Nel 2023 l’Eurispes, pubblicò con l’ausilio della Polizia di Stato, un report sulla criminalità in Italia [1]. Il contenuto principale veicolato all’esterno era che, sebbene i reati stessero scendendo la percezione degli stessi fosse in aumento, e questo fosse un problema, quasi altrettanto grosso, per l’equilibrio dell’ordine sociale. Presa dal lato reazionario la tacita conseguenza di questa divergenza criminologica è che, sebbene si constata – o piuttosto proprio perché si constata – il buon lavoro delle forze dell’ordine nel controllo della criminalità, se ne deduce la necessità di una dose maggiore, capace di sedare la crescente paura del crimine. Negli anni seguenti mi è capitato di ascoltare spesso tesi simili, in questa o altre formulazioni, l’ultima in un editoriale di Walter Veltroni, ex segretario del Pd e sindaco di Roma, che sosteneva che «mai la percezione di insicurezza su tutti i fronti sia stata così alta, anche in Italia. Nonostante lo sforzo gigantesco delle forze dell’ordine, la vita degli italiani è attraversata da una crescente sensazione di ansia e di disagio per l’incolumità delle persone e dei loro beni» [2].

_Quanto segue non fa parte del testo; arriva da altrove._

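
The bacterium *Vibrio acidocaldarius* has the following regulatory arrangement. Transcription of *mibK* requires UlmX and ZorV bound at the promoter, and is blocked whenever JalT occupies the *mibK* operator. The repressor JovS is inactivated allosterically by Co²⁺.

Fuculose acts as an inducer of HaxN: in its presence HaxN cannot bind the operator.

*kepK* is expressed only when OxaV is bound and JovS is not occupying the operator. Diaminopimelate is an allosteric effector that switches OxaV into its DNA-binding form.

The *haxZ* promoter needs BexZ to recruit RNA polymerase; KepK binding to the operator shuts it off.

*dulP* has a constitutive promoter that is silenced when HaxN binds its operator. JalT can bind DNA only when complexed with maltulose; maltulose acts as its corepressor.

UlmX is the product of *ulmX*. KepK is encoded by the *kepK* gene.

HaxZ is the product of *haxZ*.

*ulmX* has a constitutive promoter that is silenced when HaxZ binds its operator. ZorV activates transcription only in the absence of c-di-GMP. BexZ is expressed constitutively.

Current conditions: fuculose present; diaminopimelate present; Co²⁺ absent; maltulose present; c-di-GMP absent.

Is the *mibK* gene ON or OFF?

BexZ is produced constitutively and is active.
Diaminopimelate is present, so OxaV is active.
Co²⁺ is absent, so JovS is active.
With repressor JovS bound, *kepK* is not transcribed.
So KepK is not produced.
No repressor is bound and BexZ is active, so *haxZ* is transcribed.
So HaxZ is produced and active.
With repressor HaxZ bound, *ulmX* is not transcribed.
So UlmX is not produced.
c-di-GMP is absent, so ZorV is active.
Maltulose is present, so JalT is active.
With repressor JalT bound, *mibK* is not transcribed.

OFF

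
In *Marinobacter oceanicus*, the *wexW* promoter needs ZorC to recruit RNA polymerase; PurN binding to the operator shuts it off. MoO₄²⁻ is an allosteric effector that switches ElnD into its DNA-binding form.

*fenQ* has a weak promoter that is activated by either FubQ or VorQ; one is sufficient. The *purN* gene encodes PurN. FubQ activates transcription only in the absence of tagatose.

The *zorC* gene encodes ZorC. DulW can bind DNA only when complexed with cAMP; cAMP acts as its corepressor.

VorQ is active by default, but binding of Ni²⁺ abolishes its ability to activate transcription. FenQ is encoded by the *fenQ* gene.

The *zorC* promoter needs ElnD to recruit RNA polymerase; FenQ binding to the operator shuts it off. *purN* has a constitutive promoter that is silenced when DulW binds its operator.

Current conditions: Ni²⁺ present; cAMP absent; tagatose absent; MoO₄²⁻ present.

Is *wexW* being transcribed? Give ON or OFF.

cAMP is absent, so DulW is inactive.
With no repressor bound, *purN* is transcribed.
So PurN is produced and active.
MoO₄²⁻ is present, so ElnD is active.
Tagatose is absent, so FubQ is active.
Ni²⁺ is present, so VorQ is inactive.
Activator FubQ is present, so *fenQ* is transcribed.
So FenQ is produced and active.
With repressor FenQ bound, *zorC* is not transcribed.
So ZorC is not produced.
With repressor PurN bound, *wexW* is not transcribed.

OFF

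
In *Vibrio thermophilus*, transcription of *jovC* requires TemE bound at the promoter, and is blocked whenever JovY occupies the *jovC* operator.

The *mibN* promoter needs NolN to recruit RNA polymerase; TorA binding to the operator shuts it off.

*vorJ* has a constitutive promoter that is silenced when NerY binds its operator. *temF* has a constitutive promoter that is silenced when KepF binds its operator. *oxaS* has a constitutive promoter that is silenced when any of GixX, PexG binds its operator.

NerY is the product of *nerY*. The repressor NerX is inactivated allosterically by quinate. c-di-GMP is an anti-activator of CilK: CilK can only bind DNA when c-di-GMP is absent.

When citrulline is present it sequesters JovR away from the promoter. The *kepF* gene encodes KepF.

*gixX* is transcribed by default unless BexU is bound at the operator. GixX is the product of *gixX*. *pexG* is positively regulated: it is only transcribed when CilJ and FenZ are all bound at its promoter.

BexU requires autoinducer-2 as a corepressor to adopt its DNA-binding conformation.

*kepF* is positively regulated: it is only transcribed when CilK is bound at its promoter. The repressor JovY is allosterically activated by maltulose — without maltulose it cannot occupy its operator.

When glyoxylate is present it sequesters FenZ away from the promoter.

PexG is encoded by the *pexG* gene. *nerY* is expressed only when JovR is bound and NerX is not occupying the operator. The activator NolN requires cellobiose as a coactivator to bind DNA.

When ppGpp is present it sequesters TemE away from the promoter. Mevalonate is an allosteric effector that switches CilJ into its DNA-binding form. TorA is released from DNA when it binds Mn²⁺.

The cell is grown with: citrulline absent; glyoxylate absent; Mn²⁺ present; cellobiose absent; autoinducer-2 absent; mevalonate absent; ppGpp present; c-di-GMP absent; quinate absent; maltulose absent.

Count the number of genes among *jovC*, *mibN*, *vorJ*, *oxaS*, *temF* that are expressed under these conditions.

1

ppGpp is present, so TemE is inactive.
Maltulose is absent, so JovY is inactive.
Required activator TemE is absent, so *jovC* is not transcribed.
→ *jovC* is OFF.
Mn²⁺ is present, so TorA is inactive.
Cellobiose is absent, so NolN is inactive.
Required activator NolN is absent, so *mibN* is not transcribed.
→ *mibN* is OFF.
Citrulline is absent, so JovR is active.
Quinate is absent, so NerX is active.
With repressor NerX bound, *nerY* is not transcribed.
So NerY is not produced.
With no repressor bound, *vorJ* is transcribed.
→ *vorJ* is ON.
Autoinducer-2 is absent, so BexU is inactive.
With no repressor bound, *gixX* is transcribed.
So GixX is produced and active.
Mevalonate is absent, so CilJ is inactive.
Glyoxylate is absent, so FenZ is active.
Required activator CilJ is absent, so *pexG* is not transcribed.
So PexG is not produced.
With repressor GixX bound, *oxaS* is not transcribed.
→ *oxaS* is OFF.
c-di-GMP is absent, so CilK is active.
No repressor is bound and CilK is active, so *kepF* is transcribed.
So KepF is produced and active.
With repressor KepF bound, *temF* is not transcribed.
→ *temF* is OFF.
1 of the 5 genes is transcribed.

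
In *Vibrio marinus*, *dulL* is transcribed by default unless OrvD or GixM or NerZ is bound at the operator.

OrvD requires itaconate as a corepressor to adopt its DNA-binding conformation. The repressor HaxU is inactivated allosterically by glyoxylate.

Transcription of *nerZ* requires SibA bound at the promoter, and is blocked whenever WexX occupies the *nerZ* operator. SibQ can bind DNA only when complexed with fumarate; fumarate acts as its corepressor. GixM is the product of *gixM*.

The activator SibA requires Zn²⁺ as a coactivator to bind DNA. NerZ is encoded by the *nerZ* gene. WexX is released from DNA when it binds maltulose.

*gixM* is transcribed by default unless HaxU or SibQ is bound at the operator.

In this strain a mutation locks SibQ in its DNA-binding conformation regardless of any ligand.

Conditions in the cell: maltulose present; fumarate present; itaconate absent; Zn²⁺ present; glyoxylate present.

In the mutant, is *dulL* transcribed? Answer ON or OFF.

Itaconate is absent, so OrvD is inactive.
Glyoxylate is present, so HaxU is inactive.
SibQ is constitutively active in this strain.
With repressor SibQ bound, *gixM* is not transcribed.
So GixM is not produced.
Zn²⁺ is present, so SibA is active.
Maltulose is present, so WexX is inactive.
No repressor is bound and SibA is active, so *nerZ* is transcribed.
So NerZ is produced and active.
With repressor NerZ bound, *dulL* is not transcribed.

OFF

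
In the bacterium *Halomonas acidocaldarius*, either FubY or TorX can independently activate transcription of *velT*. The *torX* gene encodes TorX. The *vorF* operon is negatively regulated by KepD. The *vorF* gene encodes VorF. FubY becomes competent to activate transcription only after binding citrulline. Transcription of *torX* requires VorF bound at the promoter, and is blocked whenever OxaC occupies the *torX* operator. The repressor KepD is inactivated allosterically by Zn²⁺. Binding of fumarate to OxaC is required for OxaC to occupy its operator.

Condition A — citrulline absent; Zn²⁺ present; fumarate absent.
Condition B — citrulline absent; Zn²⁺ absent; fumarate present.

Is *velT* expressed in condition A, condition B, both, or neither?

A only

Condition A:
Citrulline is absent, so FubY is inactive.
Zn²⁺ is present, so KepD is inactive.
With no repressor bound, *vorF* is transcribed.
So VorF is produced and active.
Fumarate is absent, so OxaC is inactive.
No repressor is bound and VorF is active, so *torX* is transcribed.
So TorX is produced and active.
Activator TorX is present, so *velT* is transcribed.
→ *velT* is ON in A.
Condition B:
Citrulline is absent, so FubY is inactive.
Zn²⁺ is absent, so KepD is active.
With repressor KepD bound, *vorF* is not transcribed.
So VorF is not produced.
Fumarate is present, so OxaC is active.
With repressor OxaC bound, *torX* is not transcribed.
So TorX is not produced.
No activator is available at the *velT* promoter, so *velT* is not transcribed.
→ *velT* is OFF in B.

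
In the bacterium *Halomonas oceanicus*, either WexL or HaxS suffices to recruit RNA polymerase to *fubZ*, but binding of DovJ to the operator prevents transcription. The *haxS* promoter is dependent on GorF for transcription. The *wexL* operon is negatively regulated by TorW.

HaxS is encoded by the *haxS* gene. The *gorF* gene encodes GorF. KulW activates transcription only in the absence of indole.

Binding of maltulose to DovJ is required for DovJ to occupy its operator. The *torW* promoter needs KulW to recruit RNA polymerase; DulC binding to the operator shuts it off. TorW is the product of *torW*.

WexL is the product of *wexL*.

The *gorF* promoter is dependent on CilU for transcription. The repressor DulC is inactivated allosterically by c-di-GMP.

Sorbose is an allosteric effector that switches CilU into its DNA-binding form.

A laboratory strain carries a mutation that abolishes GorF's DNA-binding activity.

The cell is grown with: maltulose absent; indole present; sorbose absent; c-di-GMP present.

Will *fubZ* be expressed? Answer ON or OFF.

ON

Maltulose is absent, so DovJ is inactive.
Indole is present, so KulW is inactive.
c-di-GMP is present, so DulC is inactive.
Required activator KulW is absent, so *torW* is not transcribed.
So TorW is not produced.
With no repressor bound, *wexL* is transcribed.
So WexL is produced and active.
GorF is non-functional in this strain, so it has no effect.
Required activator GorF is absent, so *haxS* is not transcribed.
So HaxS is not produced.
Activator WexL is present, so *fubZ* is transcribed.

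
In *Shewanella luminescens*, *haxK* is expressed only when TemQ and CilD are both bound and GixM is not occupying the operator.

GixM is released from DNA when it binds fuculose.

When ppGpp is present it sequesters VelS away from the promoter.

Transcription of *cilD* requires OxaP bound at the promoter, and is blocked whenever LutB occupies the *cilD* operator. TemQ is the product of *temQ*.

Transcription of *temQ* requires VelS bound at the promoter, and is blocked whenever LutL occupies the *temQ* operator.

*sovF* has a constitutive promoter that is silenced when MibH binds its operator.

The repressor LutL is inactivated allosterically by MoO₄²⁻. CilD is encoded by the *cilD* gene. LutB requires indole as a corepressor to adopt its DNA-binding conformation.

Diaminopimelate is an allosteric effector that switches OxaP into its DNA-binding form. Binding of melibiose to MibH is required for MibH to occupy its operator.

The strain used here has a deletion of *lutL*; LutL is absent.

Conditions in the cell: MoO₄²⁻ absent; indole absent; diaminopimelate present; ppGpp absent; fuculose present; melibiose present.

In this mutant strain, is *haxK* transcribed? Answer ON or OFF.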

È davvero paradossale il fatto che alcuni paradigmi criminologici tra il crimine come fatto reale scientificamente analizzabile e la percezione dello stesso – al fine di relativizzare la repressione della norma e delle sue applicazioni – possa generare il suo opposto: l’aumento della repressione anche in assenza del fenomeno stesso. Una delle tante dimostrazioni che il problema di ogni decostruzionismo è, evidentemente, la posizione da cui viene agito. Per fare un excursus su questo problema partiremo da lontano e chiariremo che cosa significa parlare di criminalità. La facilità con cui si parla di aumento o diminuzione della stessa deriva dall’immediata identificazione dell’andamento del crimine con il conteggio delle denunce per la violazione di determinati dispositivi normativi (solitamente articoli del Codice Penale). Questa identificazione però è tutt’altro che scontata.



L’ossessione del crimine e gli strumenti di osservazione: dalle vittime ai Big Data


Durante i decenni del welfarismo fordista l’espressione classica del progressismo criminologico, soprattutto in UK, non era l’ossessione di placare la paura del crimine. Al contrario una corrente, cosiddetta realista, non negava il crimine come fatto positivo, sottolineava invece come a esserne vittima in misura sproporzionata fossero proprio le classi inferiori. Era un discorso teso a tutelare le popolazioni operaie (preferibilmente bianche) delle abitazioni di edilizia residenziale, con una maggiore attenzione del pattugliamento urbano delle forze di polizia. Negli anni successivi però questo stesso discorso si trasferì pervertito nella crociata contro gli anti-social behaviour che «infestavano» le città, e che trasformavano gli abitanti delle stesse aree urbane da vittime certificate ad autori potenziali. Di questa crociata l’alfiere forse più rilevante fu Tony Blair, modello politico e –f orse – esistenziale di Veltroni, che come tutti gli esterofili, è in fondo un provinciale che importa le mode estere con un certo margine di ritardo. Tra l’attenzione ai crimini nelle periferie e la repressione degli anti-social behaviour in mezzo era passata la crisi industriale che aveva reso agli occhi delle classi dirigenti britanniche le file di case popolari, un covo di disoccupati inviperiti piuttosto che di lavoratori da proteggere. Con l’arrivo del XXI° secolo e della Guerra globale al terrore l’approccio securitario si è ulteriormente pervertito. Si è aggiunta infatti all’identificazione di figure problematiche – che nell’Europa continentale e negli Stati Uniti includevano oltre ai giovani problematici gli immigrati e le persone non bianch – l’ossessione per la previsione dell’accadimento del crimine. Una ossessione parallela all’identificazione dell’ambiente urbano come criminogeno.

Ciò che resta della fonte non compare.